It seems like you are having issues in identifying the circles present in your image.
You can start by applying a Gaussian blur to reduce noise, followed by adaptive thresholding for more effective segmentation.
You can then use "imclose" to fill gaps in half-opened circles. You can also try to compute the distance transform with "bwdist" and apply a marker-controlled watershed technique. If the spherical structures are circular, the Hough Transform via "imfindcircles" can be quite useful for detecting and distinguishing these shapes.

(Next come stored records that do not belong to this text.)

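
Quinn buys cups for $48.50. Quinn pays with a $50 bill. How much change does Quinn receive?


Start with the amount paid:
$50
Subtract the price:
$50 - $48.50 = $1.50

$1.50


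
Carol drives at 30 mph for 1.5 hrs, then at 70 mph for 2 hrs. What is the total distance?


Leg 1 distance:
30 x 1.5 = 45 miles
Leg 2 distance:
70 x 2 = 140 miles
Total distance:
45 + 140 = 185 miles

185 miles


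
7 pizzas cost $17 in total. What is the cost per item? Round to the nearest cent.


Total cost: $17
Number of items: 7
Unit price: $17 / 7 = $2.4285... ≈ $2.43

$2.43


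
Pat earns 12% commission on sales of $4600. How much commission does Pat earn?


Convert rate to decimal:
12% = 0.12
Multiply by sales:
$4600 x 0.12 = $552

$552


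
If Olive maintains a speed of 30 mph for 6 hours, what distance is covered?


Use the formula: distance = speed x time
Speed = 30 mph, Time = 6 hours
30 x 6 = 180 miles

180 miles


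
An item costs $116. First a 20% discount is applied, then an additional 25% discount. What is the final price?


First discount:
20% of $116 = $23.20
Price after first discount:
$116 - $23.20 = $92.80
Second discount:
25% of $92.80 = $23.20
Final price:
$92.80 - $23.20 = $69.60

$69.60


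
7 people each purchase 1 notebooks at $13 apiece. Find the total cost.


Cost per person:
1 x $13 = $13
Group total:
7 x $13 = $91

$91


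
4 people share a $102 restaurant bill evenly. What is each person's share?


Total bill: $102
Number of people: 4
Each pays: $102 / 4 = $25.50

$25.50


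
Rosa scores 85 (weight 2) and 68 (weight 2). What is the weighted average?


Weighted sum:
2 x 85 + 2 x 68 = 306
Total weight:
2 + 2 = 4
Weighted average:
306 / 4 = 76.5

76.5


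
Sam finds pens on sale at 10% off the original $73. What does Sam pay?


Calculate the discount amount:
10% of $73 = $7.30
Subtract from original:
$73 - $7.30 = $65.70

$65.70


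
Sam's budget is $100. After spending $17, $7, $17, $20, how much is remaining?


Add up expenses:
$17 + $7 + $17 + $20 = $61
Subtract from budget:
$100 - $61 = $39

$39


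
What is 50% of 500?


Convert percentage to decimal:
50% = 0.5
Multiply:
500 x 0.5 = 250

250


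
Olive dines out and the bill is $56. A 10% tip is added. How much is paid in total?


Calculate the tip:
10% of $56 = $5.60
Add tip to meal cost:
$56 + $5.60 = $61.60

$61.60


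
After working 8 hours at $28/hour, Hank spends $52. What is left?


Calculate earnings:
8 x $28 = $224
Subtract spending:
$224 - $52 = $172

$172


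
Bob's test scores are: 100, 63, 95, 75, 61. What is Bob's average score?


Add the scores:
100 + 63 + 95 + 75 + 61 = 394
Divide by the number of tests:
394 / 5 = 78.8

78.8


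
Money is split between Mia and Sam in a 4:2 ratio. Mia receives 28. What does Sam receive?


Find the multiplier:
28 / 4 = 7
Apply to Sam's share:
2 x 7 = 14

14


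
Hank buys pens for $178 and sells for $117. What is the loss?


Selling price = $117
Cost price = $178
Loss = cost price - selling price:
Loss = $178 - $117 = $61

$61


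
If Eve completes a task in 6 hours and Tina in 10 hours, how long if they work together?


Eve's rate: 1/6 of the job per hour
Tina's rate: 1/10 of the job per hour
Combined rate: 1/6 + 1/10 = 4/15 per hour
Time = 1 / (4/15) = 15/4 = 3.75 hours

3.75 hours


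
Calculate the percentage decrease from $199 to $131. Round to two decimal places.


Find the absolute change:
|131 - 199| = 68
Divide by original and multiply by 100:
68 / 199 x 100 = 34.1708...% ≈ 34.17%

34.17%


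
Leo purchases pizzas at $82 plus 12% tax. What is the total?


Calculate the tax:
12% of $82 = $9.84
Add tax to price:
$82 + $9.84 = $91.84

$91.84


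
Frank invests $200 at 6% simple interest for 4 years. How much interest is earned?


Use the formula I = P x R x T / 100
P x R x T = 200 x 6 x 4 = 4800
I = 4800 / 100 = $48

$48


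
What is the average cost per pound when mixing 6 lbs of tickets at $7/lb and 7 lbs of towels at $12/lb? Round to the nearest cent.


Cost of tickets:
6 x $7 = $42
Cost of towels:
7 x $12 = $84
Total cost: $42 + $84 = $126
Total weight: 13 lbs
Average: $126 / 13 = $9.6923... ≈ $9.69/lb

$9.69/lb


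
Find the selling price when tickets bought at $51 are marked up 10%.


Calculate the markup amount:
10% of $51 = $5.10
Add to cost:
$51 + $5.10 = $56.10

$56.10


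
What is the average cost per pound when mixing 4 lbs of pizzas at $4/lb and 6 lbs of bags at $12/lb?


Cost of pizzas:
4 x $4 = $16
Cost of bags:
6 x $12 = $72
Total cost: $16 + $72 = $88
Total weight: 10 lbs
Average: $88 / 10 = $8.80/lb

$8.80/lb


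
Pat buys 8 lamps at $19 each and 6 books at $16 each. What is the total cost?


Cost of lamps:
8 x $19 = $152
Cost of books:
6 x $16 = $96
Add both:
$152 + $96 = $248

$248


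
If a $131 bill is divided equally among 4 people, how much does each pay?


Total bill: $131
Number of people: 4
Each pays: $131 / 4 = $32.75

$32.75


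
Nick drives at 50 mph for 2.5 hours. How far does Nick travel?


Use the formula: distance = speed x time
Speed = 50 mph, Time = 2.5 hours
50 x 2.5 = 125 miles

125 miles


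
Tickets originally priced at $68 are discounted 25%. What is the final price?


Calculate the discount amount:
25% of $68 = $17
Subtract from original:
$68 - $17 = $51

$51


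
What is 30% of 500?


Convert percentage to decimal:
30% = 0.3
Multiply:
500 x 0.3 = 150

150


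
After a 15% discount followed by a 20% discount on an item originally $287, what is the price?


First discount:
15% of $287 = $43.05
Price after first discount:
$287 - $43.05 = $243.95
Second discount:
20% of $243.95 = $48.79
Final price:
$243.95 - $48.79 = $195.16

$195.16


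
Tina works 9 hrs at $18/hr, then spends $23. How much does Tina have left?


Calculate earnings:
9 x $18 = $162
Subtract spending:
$162 - $23 = $139

$139


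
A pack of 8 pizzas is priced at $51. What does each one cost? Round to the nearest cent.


Total cost: $51
Number of items: 8
Unit price: $51 / 8 = $6.375 ≈ $6.38

$6.38


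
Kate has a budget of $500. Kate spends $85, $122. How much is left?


Add up expenses:
$85 + $122 = $207
Subtract from budget:
$500 - $207 = $293

$293


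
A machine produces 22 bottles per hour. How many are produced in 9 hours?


Production rate: 22 bottles per hour
Time: 9 hours
Total: 22 x 9 = 198 bottles

198 bottles


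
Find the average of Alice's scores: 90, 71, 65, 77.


Add the scores:
90 + 71 + 65 + 77 = 303
Divide by the number of tests:
303 / 4 = 75.75

75.75


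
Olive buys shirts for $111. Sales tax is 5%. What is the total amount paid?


Calculate the tax:
5% of $111 = $5.55
Add tax to price:
$111 + $5.55 = $116.55

$116.55


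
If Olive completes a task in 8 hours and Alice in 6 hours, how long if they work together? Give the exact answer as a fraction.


Olive's rate: 1/8 of the job per hour
Alice's rate: 1/6 of the job per hour
Combined rate: 1/8 + 1/6 = 7/24 per hour
Time = 1 / (7/24) = 24/7 hours (≈ 3.43 hours)

24/7 hours


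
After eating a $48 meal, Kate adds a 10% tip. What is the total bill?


Calculate the tip:
10% of $48 = $4.80
Add tip to meal cost:
$48 + $4.80 = $52.80

$52.80


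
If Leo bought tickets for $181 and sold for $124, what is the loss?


Selling price = $124
Cost price = $181
Loss = cost price - selling price:
Loss = $181 - $124 = $57

$57


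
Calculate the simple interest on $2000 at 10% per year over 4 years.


Use the formula I = P x R x T / 100
P x R x T = 2000 x 10 x 4 = 80000
I = 80000 / 100 = $800

$800


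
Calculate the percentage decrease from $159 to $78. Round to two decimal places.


Find the absolute change:
|78 - 159| = 81
Divide by original and multiply by 100:
81 / 159 x 100 = 50.9433...% ≈ 50.94%

50.94%


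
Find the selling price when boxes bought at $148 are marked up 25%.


Calculate the markup amount:
25% of $148 = $37
Add to cost:
$148 + $37 = $185

$185


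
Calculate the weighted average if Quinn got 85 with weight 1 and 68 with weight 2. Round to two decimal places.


Weighted sum:
1 x 85 + 2 x 68 = 221
Total weight:
1 + 2 = 3
Weighted average:
221 / 3 = 73.6666... ≈ 73.67

73.67


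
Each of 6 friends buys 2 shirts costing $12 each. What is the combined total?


Cost per person:
2 x $12 = $24
Group total:
6 x $24 = $144

$144


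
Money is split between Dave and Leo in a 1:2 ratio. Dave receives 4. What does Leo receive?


Find the multiplier:
4 / 1 = 4
Apply to Leo's share:
2 x 4 = 8

8


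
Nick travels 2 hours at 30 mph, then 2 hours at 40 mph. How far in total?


Leg 1 distance:
30 x 2 = 60 miles
Leg 2 distance:
40 x 2 = 80 miles
Total distance:
60 + 80 = 140 miles

140 miles


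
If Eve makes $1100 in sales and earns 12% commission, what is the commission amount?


Convert rate to decimal:
12% = 0.12
Multiply by sales:
$1100 x 0.12 = $132

$132


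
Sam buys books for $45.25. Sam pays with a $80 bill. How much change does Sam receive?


Start with the amount paid:
$80
Subtract the price:
$80 - $45.25 = $34.75

$34.75


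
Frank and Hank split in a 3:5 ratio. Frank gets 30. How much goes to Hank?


Find the multiplier:
30 / 3 = 10
Apply to Hank's share:
5 x 10 = 50

50


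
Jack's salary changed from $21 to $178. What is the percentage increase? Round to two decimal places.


Find the absolute change:
|178 - 21| = 157
Divide by original and multiply by 100:
157 / 21 x 100 = 747.6190...% ≈ 747.62%

747.62%


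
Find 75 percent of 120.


Convert percentage to decimal:
75% = 0.75
Multiply:
120 x 0.75 = 90

90


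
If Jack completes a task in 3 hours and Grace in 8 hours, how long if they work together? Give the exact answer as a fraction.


Jack's rate: 1/3 of the job per hour
Grace's rate: 1/8 of the job per hour
Combined rate: 1/3 + 1/8 = 11/24 per hour
Time = 1 / (11/24) = 24/11 hours (≈ 2.18 hours)

24/11 hours


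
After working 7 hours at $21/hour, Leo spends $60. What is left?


Calculate earnings:
7 x $21 = $147
Subtract spending:
$147 - $60 = $87

$87


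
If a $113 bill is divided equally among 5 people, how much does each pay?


Total bill: $113
Number of people: 5
Each pays: $113 / 5 = $22.60

$22.60


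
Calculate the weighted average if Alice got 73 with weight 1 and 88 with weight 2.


Weighted sum:
1 x 73 + 2 x 88 = 249
Total weight:
1 + 2 = 3
Weighted average:
249 / 3 = 83

83


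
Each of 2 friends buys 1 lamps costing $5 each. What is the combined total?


Cost per person:
1 x $5 = $5
Group total:
2 x $5 = $10

$10


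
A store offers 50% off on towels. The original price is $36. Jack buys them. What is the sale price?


Calculate the discount amount:
50% of $36 = $18
Subtract from original:
$36 - $18 = $18

$18


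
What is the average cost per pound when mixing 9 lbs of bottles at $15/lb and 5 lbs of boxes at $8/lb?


Cost of bottles:
9 x $15 = $135
Cost of boxes:
5 x $8 = $40
Total cost: $135 + $40 = $175
Total weight: 14 lbs
Average: $175 / 14 = $12.50/lb

$12.50/lb


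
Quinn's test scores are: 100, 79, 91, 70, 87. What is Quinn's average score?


Add the scores:
100 + 79 + 91 + 70 + 87 = 427
Divide by the number of tests:
427 / 5 = 85.4

85.4


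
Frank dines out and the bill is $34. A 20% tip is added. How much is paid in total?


Calculate the tip:
20% of $34 = $6.80
Add tip to meal cost:
$34 + $6.80 = $40.80

$40.80


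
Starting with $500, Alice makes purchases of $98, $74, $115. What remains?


Add up expenses:
$98 + $74 + $115 = $287
Subtract from budget:
$500 - $287 = $213

$213


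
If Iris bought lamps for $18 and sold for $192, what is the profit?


Selling price = $192
Cost price = $18
Profit = selling price - cost price:
Profit = $192 - $18 = $174

$174


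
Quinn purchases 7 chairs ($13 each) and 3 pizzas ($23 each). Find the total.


Cost of chairs:
7 x $13 = $91
Cost of pizzas:
3 x $23 = $69
Add both:
$91 + $69 = $160

$160


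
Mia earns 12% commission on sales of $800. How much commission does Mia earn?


Convert rate to decimal:
12% = 0.12
Multiply by sales:
$800 x 0.12 = $96

$96


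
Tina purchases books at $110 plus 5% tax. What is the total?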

You can refer to the below script for reference:
I = imread('5KQ-005_RGB_488.tif');
if size(I, 3) == 3
I = rgb2gray(I);
end
% Apply Gaussian blur
I_blur = imgaussfilt(I, 2);
% Convert to binary image
bw = imbinarize(I_blur, 'adaptive', 'Sensitivity', 0.5);
% Apply morphological closing to fill gaps
se = strel('disk', 5);
bw_closed = imclose(bw, se);
% Compute the distance transform
D = -bwdist(~bw_closed);
% Set background pixels to -Inf
D(~bw_closed) = -Inf;
% Apply watershed transform
L = watershed(D);
% Display the labeled image
imshow(label2rgb(L, 'jet', 'w', 'shuffle'));
You can experiment with different combinations of techniques and parameters to analyze the results for your case.
If you don't get the desired results, you can also look towards deep learning related approaches.
You can refer to the following documentation link for DL related approaches: https://www.mathworks.com/help/images/deep-learning.html.
I hope this helps in resolving your issue.

1 Comment

This is roughly how I do it in the beginning which does not work well, but the DL based approach is something worth looking at! Thanks!